Les modes de consommation vont-ils changer ?

Les Français ont le sentiment de s'appauvrir depuis plusieurs années et ont déjà modifié leurs comportements. La tendance va se poursuivre. Cela passe par une sensibilité accrue aux prix et par des comportements d'arbitrage. Mais les marges de manoeuvre sont faibles. Car les dépenses contraintes (loyer, alimentation de base, essence, télécoms) ont tendance à s'accroître, tandis que beaucoup de Français cherchent à préserver au maximum les dépenses « plaisirs » (sorties, vacances...). L'essentiel des sacrifices va donc se faire dans les dépenses du quotidien, c'est-à-dire sur ce que l'on achète dans les supermarchés. Mais être obligé de se serrer la ceinture sur des produits de grande consommation est dévastateur sur le plan psychologique et renforce le sentiment de paupérisation. Reste à savoir si les Français vont puiser dans leur bas de laine pour maintenir un certain niveau de consommation, comme ils l'avaient fait en 2008. Aujourd'hui, l'anxiété est très forte et incite à l'épargne de précaution.

 

Dans ce contexte, le débat politique autour du « made in France » n'est-il pas vain ?

Si le critère prix l'emporte au moment de l'acte d'achat, les Français se déclarent de plus en plus sensibles à la qualité des produits.

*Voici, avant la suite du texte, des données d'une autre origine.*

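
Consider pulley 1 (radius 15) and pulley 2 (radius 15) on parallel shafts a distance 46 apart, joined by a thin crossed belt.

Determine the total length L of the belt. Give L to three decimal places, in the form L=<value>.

crossed belt: β = asin((r1+r2)/C) = asin(30/46) = 40.7057°
wrap1 = wrap2 = π + 2β = 261.4114°
tangent length = C·cosβ = 34.8712
L = (r1+r2)·wrap + 2·C·cosβ = 30·4.5625 + 2·34.8712 = 206.6171

L=206.617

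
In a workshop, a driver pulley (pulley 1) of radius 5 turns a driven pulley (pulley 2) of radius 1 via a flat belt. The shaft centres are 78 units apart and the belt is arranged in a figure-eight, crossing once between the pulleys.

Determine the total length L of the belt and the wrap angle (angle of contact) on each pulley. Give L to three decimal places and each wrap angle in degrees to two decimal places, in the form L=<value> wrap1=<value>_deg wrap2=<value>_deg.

L=175.311 wrap1=188.82_deg wrap2=188.82_deg

crossed belt: β = asin((r1+r2)/C) = asin(6/78) = 4.4117°
wrap1 = wrap2 = π + 2β = 188.8235°
tangent length = C·cosβ = 77.7689
L = (r1+r2)·wrap + 2·C·cosβ = 6·3.2956 + 2·77.7689 = 175.3113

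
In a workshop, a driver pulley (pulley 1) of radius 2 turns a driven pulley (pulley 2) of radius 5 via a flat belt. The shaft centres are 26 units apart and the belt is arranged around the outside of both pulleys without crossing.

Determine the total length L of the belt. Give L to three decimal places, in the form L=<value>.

open belt: β = asin((r2−r1)/C) = asin(3/26) = 6.6258°
wrap1 = π − 2β = 166.7484°
wrap2 = π + 2β = 193.2516°
tangent length = C·cosβ = 25.8263
L = r1·wrap1 + r2·wrap2 + 2·C·cosβ = 2·2.9103 + 5·3.3729 + 2·25.8263 = 74.3377

L=74.338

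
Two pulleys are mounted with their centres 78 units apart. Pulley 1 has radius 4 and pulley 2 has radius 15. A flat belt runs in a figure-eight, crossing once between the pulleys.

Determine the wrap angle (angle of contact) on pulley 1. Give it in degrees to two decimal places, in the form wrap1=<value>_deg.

crossed belt: β = asin((r1+r2)/C) = asin(19/78) = 14.0985°
wrap1 = wrap2 = π + 2β = 208.1970°

wrap1=208.20_deg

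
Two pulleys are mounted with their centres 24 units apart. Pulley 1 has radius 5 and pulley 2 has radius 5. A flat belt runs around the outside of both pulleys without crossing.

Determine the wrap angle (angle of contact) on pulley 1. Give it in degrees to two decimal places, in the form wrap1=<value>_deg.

open belt: β = asin((r2−r1)/C) = asin(0/24) = 0.0000°
wrap1 = π − 2β = 180.0000°
wrap2 = π + 2β = 180.0000°

wrap1=180.00_deg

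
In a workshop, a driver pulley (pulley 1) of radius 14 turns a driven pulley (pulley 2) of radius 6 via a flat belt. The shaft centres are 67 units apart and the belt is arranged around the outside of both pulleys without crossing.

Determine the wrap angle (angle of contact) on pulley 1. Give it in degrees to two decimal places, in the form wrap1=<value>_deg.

wrap1=193.72_deg

open belt: β = asin((r2−r1)/C) = asin(-8/67) = -6.8576°
wrap1 = π − 2β = 193.7153°
wrap2 = π + 2β = 166.2847°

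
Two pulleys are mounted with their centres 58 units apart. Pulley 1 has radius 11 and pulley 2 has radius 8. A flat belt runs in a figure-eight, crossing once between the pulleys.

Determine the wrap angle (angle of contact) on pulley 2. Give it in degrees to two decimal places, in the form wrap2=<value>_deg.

wrap2=218.24_deg

crossed belt: β = asin((r1+r2)/C) = asin(19/58) = 19.1223°
wrap1 = wrap2 = π + 2β = 218.2447°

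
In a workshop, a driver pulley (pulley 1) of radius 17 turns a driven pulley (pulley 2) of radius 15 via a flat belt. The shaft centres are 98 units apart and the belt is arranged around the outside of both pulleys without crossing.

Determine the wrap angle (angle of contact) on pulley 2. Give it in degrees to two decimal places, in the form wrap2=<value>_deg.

wrap2=177.66_deg

open belt: β = asin((r2−r1)/C) = asin(-2/98) = -1.1694°
wrap1 = π − 2β = 182.3388°
wrap2 = π + 2β = 177.6612°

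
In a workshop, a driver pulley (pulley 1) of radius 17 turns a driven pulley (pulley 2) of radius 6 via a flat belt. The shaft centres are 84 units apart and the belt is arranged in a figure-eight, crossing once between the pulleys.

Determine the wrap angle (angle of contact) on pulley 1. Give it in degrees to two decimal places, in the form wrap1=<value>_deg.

wrap1=211.78_deg

crossed belt: β = asin((r1+r2)/C) = asin(23/84) = 15.8911°
wrap1 = wrap2 = π + 2β = 211.7822°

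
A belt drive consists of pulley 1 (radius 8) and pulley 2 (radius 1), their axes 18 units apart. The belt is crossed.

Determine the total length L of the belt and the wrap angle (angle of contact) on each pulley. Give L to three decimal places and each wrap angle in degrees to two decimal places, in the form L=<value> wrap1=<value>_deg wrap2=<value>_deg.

L=68.876 wrap1=240.00_deg wrap2=240.00_deg

crossed belt: β = asin((r1+r2)/C) = asin(9/18) = 30.0000°
wrap1 = wrap2 = π + 2β = 240.0000°
tangent length = C·cosβ = 15.5885
L = (r1+r2)·wrap + 2·C·cosβ = 9·4.1888 + 2·15.5885 = 68.8760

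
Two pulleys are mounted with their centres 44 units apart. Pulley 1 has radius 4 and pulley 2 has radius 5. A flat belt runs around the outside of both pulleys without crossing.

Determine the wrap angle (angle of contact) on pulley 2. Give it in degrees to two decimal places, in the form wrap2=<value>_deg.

wrap2=182.60_deg

open belt: β = asin((r2−r1)/C) = asin(1/44) = 1.3023°
wrap1 = π − 2β = 177.3954°
wrap2 = π + 2β = 182.6046°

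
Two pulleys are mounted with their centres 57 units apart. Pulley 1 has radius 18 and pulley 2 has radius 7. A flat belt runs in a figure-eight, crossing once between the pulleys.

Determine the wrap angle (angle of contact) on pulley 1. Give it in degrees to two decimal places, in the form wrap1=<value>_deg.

crossed belt: β = asin((r1+r2)/C) = asin(25/57) = 26.0144°
wrap1 = wrap2 = π + 2β = 232.0287°

wrap1=232.03_deg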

Ils prennent peu à peu conscience qu'acheter moins cher n'est pas forcément toujours avantageux. Le « made in France » peut donc avoir du potentiel. Mais encore faut-il que les Français bénéficient d'une contrepartie au fait d'acheter français. Il faut conclure un pacte entre les consommateurs et les industriels : au-delà de la localisation de la production, les produits doivent aussi correspondre à un engagement de qualité. Pourquoi ne pas étendre significativement la durée de la garantie sur les biens « made in France » ?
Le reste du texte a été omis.